The priority intelligence requirement is not just an acronym, and it’s not just a pretty word. It is a marching order for lack of a better term. It is our bread and butter. I believe that if you can respond to at least one or more of your peers throughout the day and answer some of that mail for the people above you, then I think that, in my respect, it kind of looks like success.”
What does success look like every day, and how do you measure that?
“I think success looks like being able to pinpoint the right type of event, regardless of what kind of event that is, whether it’s a target of opportunity, whether it’s an ongoing threat, whether it’s a pandemic, whether it’s a natural disaster and make sure you bring that information. . . if I can liken that back to the department that I support, then to me, whether that’s on a small scale it is a success.

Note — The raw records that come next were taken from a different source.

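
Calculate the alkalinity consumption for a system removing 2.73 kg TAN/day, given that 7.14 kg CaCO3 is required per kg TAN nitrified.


Alkalinity factor: 7.14 kg CaCO3 consumed per kg TAN nitrified
alk = 2.73 kg TAN * 7.14 = 19.4922 kg CaCO3/day

19.4922 kg CaCO3/day


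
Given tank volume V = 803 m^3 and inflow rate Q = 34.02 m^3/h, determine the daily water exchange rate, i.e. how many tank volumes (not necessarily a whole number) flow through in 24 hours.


Daily flow volume = 34.02 m^3/h * 24 h = 816.48 m^3/day
Exchanges = daily flow / tank volume = 816.48 / 803 = 1.01679 exchanges/day

1.01679 exchanges/day


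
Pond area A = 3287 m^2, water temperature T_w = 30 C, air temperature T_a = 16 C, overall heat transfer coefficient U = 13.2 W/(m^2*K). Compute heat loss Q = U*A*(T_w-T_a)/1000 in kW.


Temperature difference dT = 30 - 16 = 14 K
Heat loss (W) = U * A * dT = 13.2 * 3287 * 14 = 607437.6 W
Convert to kW: 607437.6 / 1000 = 607.4376 kW

607.4376 kW


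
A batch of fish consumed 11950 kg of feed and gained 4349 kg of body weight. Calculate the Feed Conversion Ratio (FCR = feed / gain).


FCR = feed consumed / weight gained
FCR = 11950 kg / 4349 kg = 2.74776

2.74776


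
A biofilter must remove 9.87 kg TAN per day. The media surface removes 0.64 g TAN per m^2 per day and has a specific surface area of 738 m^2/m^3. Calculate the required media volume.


A = 9.87*1000 / 0.64 = 15421.875 m^2
V = 15421.875 / 738 = 20.8968

20.8968 m^3


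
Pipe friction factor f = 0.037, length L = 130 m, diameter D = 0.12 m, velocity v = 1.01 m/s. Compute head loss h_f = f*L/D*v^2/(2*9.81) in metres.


v^2 = 1.01^2 = 1.0201 m^2/s^2
L/D = 130/0.12 = 1083.3333
h_f = f*(L/D)*v^2/(2g) = 0.037 * 1083.3333 * 1.0201 / 19.62 = 2.08405 m

2.08405 m


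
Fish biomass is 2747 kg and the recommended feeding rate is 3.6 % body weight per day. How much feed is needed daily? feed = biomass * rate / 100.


Feeding rate fraction = 3.6% / 100 = 0.036
Daily feed = 2747 kg * 0.036 = 98.892 kg/day

98.892 kg/day


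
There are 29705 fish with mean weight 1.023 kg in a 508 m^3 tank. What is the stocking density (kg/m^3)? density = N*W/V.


Total biomass = 29705 fish * 1.023 kg = 30388.215 kg
Density = total biomass / volume = 30388.215 / 508 = 59.8193 kg/m^3

59.8193 kg/m^3


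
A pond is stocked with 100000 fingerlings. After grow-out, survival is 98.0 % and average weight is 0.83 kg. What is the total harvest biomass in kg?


Survivors = 100000 * 98.0/100 = 98000 fish
Harvest biomass = survivors * W_f = 98000 * 0.83 = 81340 kg

81340 kg


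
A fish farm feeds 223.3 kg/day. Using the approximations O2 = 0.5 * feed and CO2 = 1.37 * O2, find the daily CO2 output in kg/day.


O2 = 223.3 * 0.5 = 111.65
CO2 = 111.65 * 1.37 = 152.9605

152.9605 kg/day


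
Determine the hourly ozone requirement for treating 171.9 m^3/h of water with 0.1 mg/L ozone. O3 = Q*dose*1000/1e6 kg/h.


O3 demand (mg/h) = Q * dose * 1000 = 171.9 * 0.1 * 1000 = 17190 mg/h
Convert mg to kg: 17190 / 1e6 = 0.01719 kg/h

0.01719 kg/h


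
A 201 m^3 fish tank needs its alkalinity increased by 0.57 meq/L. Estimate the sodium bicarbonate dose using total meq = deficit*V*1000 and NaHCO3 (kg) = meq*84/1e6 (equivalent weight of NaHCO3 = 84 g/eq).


Tank volume in L = 201 m^3 * 1000 = 201000 L
Total meq required = 0.57 meq/L * 201000 L = 114570 meq
NaHCO3 mass = 114570 meq * 84 mg/meq / 1e6 = 9.62388 kg

9.62388 kg


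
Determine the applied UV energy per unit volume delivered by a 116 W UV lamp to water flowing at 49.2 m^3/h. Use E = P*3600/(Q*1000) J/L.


Energy delivered per hour = 116 W * 3600 s = 417600 J/h
Volume treated per hour = 49.2 m^3/h * 1000 = 49200 L/h
dose = 417600 / 49200 = 8.4878 J/L

8.4878 J/L


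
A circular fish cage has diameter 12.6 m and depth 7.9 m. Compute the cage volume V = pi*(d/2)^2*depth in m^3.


r = d/2 = 12.6/2 = 6.3 m
Base area = pi*r^2 = pi*6.3^2 = 124.68981 m^2
Volume = 124.68981 * 7.9 = 985.049 m^3

985.049 m^3


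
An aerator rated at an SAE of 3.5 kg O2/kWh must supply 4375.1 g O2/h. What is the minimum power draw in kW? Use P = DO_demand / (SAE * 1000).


SAE in g O2/kWh = 3.5 * 1000 = 3500 g/kWh
P = DO_demand / SAE_g = 4375.1 / 3500 = 1.25003 kW

1.25003 kW


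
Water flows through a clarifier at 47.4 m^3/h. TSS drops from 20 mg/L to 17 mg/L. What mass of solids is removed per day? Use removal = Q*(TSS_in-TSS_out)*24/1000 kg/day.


Concentration drop: TSS_in - TSS_out = 20 - 17 = 3 mg/L
Hourly solids removed = Q * dTSS = 47.4 m^3/h * 3 mg/L = 142.2 g/h  (m^3/h * mg/L = g/h)
Daily solids removed = 142.2 * 24 = 3412.8 g/day
Convert g to kg: 3412.8 / 1000 = 3.4128 kg/day

3.4128 kg/day


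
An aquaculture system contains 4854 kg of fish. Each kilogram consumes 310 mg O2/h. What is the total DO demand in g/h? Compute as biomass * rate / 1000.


Total O2 consumption (mg/h) = 4854 kg * 310 mg/(kg*h) = 1504740 mg/h
Convert to g/h: 1504740 / 1000 = 1504.74 g/h

1504.74 g/h


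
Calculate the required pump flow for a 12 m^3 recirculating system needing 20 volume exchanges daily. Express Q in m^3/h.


Daily recirculation volume = 12 m^3 * 20 = 240 m^3/day
Flow rate Q = daily volume / 24 h = 240 / 24 = 10 m^3/h

10 m^3/h


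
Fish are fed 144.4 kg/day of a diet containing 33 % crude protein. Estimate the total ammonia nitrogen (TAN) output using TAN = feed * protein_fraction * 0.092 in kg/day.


Protein in feed = 144.4 * 33/100 = 47.652 kg/day
TAN = protein * 0.092 = 47.652 * 0.092 = 4.383984 kg/day

4.383984 kg/day


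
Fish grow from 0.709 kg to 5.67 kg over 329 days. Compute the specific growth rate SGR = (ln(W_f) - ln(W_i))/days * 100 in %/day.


ln(W_f) = ln(5.67) = 1.7351891
ln(W_i) = ln(0.709) = -0.34389975
ln(W_f) - ln(W_i) = 1.7351891 - -0.34389975 = 2.0790888
SGR = 2.0790888 / 329 * 100 = 0.631942 %/day

0.631942 %/day


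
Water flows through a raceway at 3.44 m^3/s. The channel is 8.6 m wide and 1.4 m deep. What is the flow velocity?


Cross-sectional area = W * d = 8.6 * 1.4 = 12.04 m^2
Velocity = Q / A = 3.44 / 12.04 = 0.285714 m/s

0.285714 m/s


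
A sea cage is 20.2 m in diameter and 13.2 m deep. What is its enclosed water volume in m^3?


r = d/2 = 20.2/2 = 10.1 m
Base area = pi*r^2 = pi*10.1^2 = 320.47387 m^2
Volume = 320.47387 * 13.2 = 4230.26 m^3

4230.26 m^3


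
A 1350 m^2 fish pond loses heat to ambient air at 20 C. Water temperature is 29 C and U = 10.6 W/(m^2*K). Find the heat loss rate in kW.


Temperature difference dT = 29 - 20 = 9 K
Heat loss (W) = U * A * dT = 10.6 * 1350 * 9 = 128790 W
Convert to kW: 128790 / 1000 = 128.79 kW

128.79 kW


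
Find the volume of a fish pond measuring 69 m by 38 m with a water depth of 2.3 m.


Base area = L * W = 69 * 38 = 2622 m^2
Volume = area * depth = 2622 * 2.3 = 6030.6 m^3

6030.6 m^3


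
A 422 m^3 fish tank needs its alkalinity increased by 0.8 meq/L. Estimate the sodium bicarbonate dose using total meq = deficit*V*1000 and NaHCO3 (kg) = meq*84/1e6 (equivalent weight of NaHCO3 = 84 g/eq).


Tank volume in L = 422 m^3 * 1000 = 422000 L
Total meq required = 0.8 meq/L * 422000 L = 337600 meq
NaHCO3 mass = 337600 meq * 84 mg/meq / 1e6 = 28.3584 kg

28.3584 kg


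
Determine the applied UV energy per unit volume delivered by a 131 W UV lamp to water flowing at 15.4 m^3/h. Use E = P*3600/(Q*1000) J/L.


Energy delivered per hour = 131 W * 3600 s = 471600 J/h
Volume treated per hour = 15.4 m^3/h * 1000 = 15400 L/h
dose = 471600 / 15400 = 30.6234 J/L

30.6234 J/L


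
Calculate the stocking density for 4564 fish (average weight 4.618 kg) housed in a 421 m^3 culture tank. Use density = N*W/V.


Total biomass = 4564 fish * 4.618 kg = 21076.552 kg
Density = total biomass / volume = 21076.552 / 421 = 50.0631 kg/m^3

50.0631 kg/m^3


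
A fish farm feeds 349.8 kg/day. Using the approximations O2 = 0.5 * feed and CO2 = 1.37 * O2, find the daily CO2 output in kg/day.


O2 = 349.8 * 0.5 = 174.9
CO2 = 174.9 * 1.37 = 239.613

239.613 kg/day


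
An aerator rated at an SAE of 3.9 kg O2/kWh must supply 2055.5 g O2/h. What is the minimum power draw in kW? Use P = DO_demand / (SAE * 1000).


SAE in g O2/kWh = 3.9 * 1000 = 3900 g/kWh
P = DO_demand / SAE_g = 2055.5 / 3900 = 0.527051 kW

0.527051 kW


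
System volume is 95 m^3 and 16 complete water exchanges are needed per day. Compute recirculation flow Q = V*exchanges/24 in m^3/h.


Daily recirculation volume = 95 m^3 * 16 = 1520 m^3/day
Flow rate Q = daily volume / 24 h = 1520 / 24 = 63.3333 m^3/h

63.3333 m^3/h


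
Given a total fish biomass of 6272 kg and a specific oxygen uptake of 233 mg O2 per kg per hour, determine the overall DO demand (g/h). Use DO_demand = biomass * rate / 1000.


Total O2 consumption (mg/h) = 6272 kg * 233 mg/(kg*h) = 1461376 mg/h
Convert to g/h: 1461376 / 1000 = 1461.376 g/h

1461.376 g/h


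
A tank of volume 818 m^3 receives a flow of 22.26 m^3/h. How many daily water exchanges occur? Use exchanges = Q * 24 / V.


Daily flow volume = 22.26 m^3/h * 24 h = 534.24 m^3/day
Exchanges = daily flow / tank volume = 534.24 / 818 = 0.653105 exchanges/day

0.653105 exchanges/day


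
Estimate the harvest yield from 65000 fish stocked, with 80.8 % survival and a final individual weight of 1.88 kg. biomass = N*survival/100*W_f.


Survivors = 65000 * 80.8/100 = 52520 fish
Harvest biomass = survivors * W_f = 52520 * 1.88 = 98737.6 kg

98737.6 kg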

As an example I helped one person get out of a traffic jam because traffic was backed up on the highway. It was a boring day, and I sent a text out that said, ‘Hey, watch out. There’s a car fire on the 267; take another route.’ Some guy comes into the office and says, ‘Hey man, that saved me 15 minutes. Thanks!’
That’s, to me, great success. Another one is a company retreat, and there’s a hurricane blowing through. We need to get those company personnel out of there before that hurricane hits. That’s huge. There could be anywhere between five and however many executives there are in your company, going to that retreat. To me, that’s an even bigger success, but on the sliding scale of size. But regardless, it’s still a win.”
How do you track all of these successes when there are fewer metrics available?
“I don’t know if a lot of people, a lot of military folks, keep these anymore, but we used to have something that was called a love me binder, and it was all your wins. I think it’s important not only to save your wins, but save your losses too because then you can actually get something that you can learn from, and you can get something that you can do better because of the intelligence cycle. What can I do better next time? How can I get this faster? How can I get it to more people, even if it’s one minute, 10 minutes, 20 minutes, or 24-hours quicker? How does this equate to my next event that could pop up?
That continual improvement is one of those things that I always harp to anybody that I’m mentoring. Keep your wins because you’re going to need those when somebody asks what you do. Security is one of those things that doesn’t make you any money. There’s no return; I mean, we’re not creating anything. It’s not a moneymaker, but it’s not a black hole, either, because we provide a service. It’s an important service because we are keeping those people who make the money safe, we are keeping them at their computers and their jobs, and we are keeping them whole and interested in the company that they work for. So, I think that tracking your wins and your losses for continual improvement’s sake is critical to any security professional’s cycle of what they should be doing.”